Гаршин отпрянул в сторону от очередного холста.

- Ага, вы, кажется, поняли! Самолет распластал хребет, я вгляделся тот же ветвистый причудливо-правильный узор отрогов, ущелий, снега! А вы говорите - Земля открыта… Это палящее лохматое солнце над красным марсианством Кызылкумов вы когда-нибудь видели? Отражение радуги в Байкале от берега до берега вам знакомо? Шелковый узор ветра на синеве Арала - это вам что, очередные березки, от которых тошнит на выставках, как от зубрежки таблицы умножения? Вы еще обо мне статьи писать будете, монографии посвятите!

Гаршин вздохнул. Перед ним был тот самый случай неистовой работоспособности и страсти, когда талант ума и наблюдательности, увы, не подкрепляется художественным и содержание любого полотна можно исчерпать словами, чего нельзя сделать ни с одним значительным произведением искусства, будь то «Джоконда» или левитановский пейзаж.

Радовал только поиск, действительно нужный, потому что Земля художественно и в самом деле еще не открыта. Гаршину было жаль Лукина, и он дал себе слово помочь с выставкой, ведь столько художников получают их, не имея даже того, чем обладал Лукин.
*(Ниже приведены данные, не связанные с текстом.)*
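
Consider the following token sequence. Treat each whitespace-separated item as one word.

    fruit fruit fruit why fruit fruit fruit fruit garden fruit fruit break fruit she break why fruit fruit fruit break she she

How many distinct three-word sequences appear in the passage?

15

22 tokens → 20 trigram windows in total.
Repeated trigrams (each contributes count−1 duplicates):
  fruit fruit fruit: 4
  fruit fruit break: 2
  why fruit fruit: 2
5 duplicate windows → 20 − 5 = 15 distinct.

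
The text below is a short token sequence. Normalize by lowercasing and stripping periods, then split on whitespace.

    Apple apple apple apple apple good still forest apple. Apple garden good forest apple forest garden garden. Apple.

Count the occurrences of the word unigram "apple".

9

Scanning the 18 tokens for "apple":
  position 1: apple
  position 2: apple
  position 3: apple
  position 4: apple
  position 5: apple
  position 9: apple
  position 10: apple
  position 14: apple
  position 18: apple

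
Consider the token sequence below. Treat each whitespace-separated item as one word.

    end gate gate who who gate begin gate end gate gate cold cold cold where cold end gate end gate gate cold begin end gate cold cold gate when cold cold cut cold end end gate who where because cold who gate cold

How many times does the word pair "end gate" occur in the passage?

Scanning the 42 overlapping bigram windows for "end gate":
  position 1–2: end gate
  position 9–10: end gate
  position 17–18: end gate
  position 19–20: end gate
  position 24–25: end gate
  position 35–36: end gate

6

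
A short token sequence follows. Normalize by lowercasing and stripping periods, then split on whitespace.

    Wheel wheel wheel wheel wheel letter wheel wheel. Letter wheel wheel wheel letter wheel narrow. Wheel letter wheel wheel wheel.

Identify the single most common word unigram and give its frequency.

Unigram frequencies (highest first):
  wheel: 15
  letter: 4
  narrow: 1

"wheel", 15 times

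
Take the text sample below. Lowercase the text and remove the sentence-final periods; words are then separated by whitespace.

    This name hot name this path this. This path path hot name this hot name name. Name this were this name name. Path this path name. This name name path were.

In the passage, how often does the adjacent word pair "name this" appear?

4

Scanning the 30 overlapping bigram windows for "name this":
  position 4–5: name this
  position 12–13: name this
  position 17–18: name this
  position 26–27: name this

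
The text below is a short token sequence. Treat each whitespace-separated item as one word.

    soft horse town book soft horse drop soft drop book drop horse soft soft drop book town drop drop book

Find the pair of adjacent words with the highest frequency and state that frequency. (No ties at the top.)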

Но поступиться истиной Гаршин не мог.

- Странно, что вы начинали с фантастики, - осторожно сказав все, закончил он.

- Воображение лишь жалкая тень действительности…

Лукин поправил шарф и, морщась от дыма очередной сигареты, как бы в удивлении оглядел свои беспорядочно расставленные полотна. Гаршина он уже не замечал.

Тот достал снимок.

- Простите, вот это случайно не ваша в молодости работа?

- Нет, - коротко бросив взгляд, сказал Лукин. - Не моя и моей, само собой, быть не может.

- Тогда, быть может, вы знаете автора? - безнадежно спросил Гаршин.

- Автора… Автора, простите, чего?

- Автора этой картины.

- Картины?

- Ну да…

- Повторите-ка, повторите…

- Я ищу автора этой картины, что тут непонятного?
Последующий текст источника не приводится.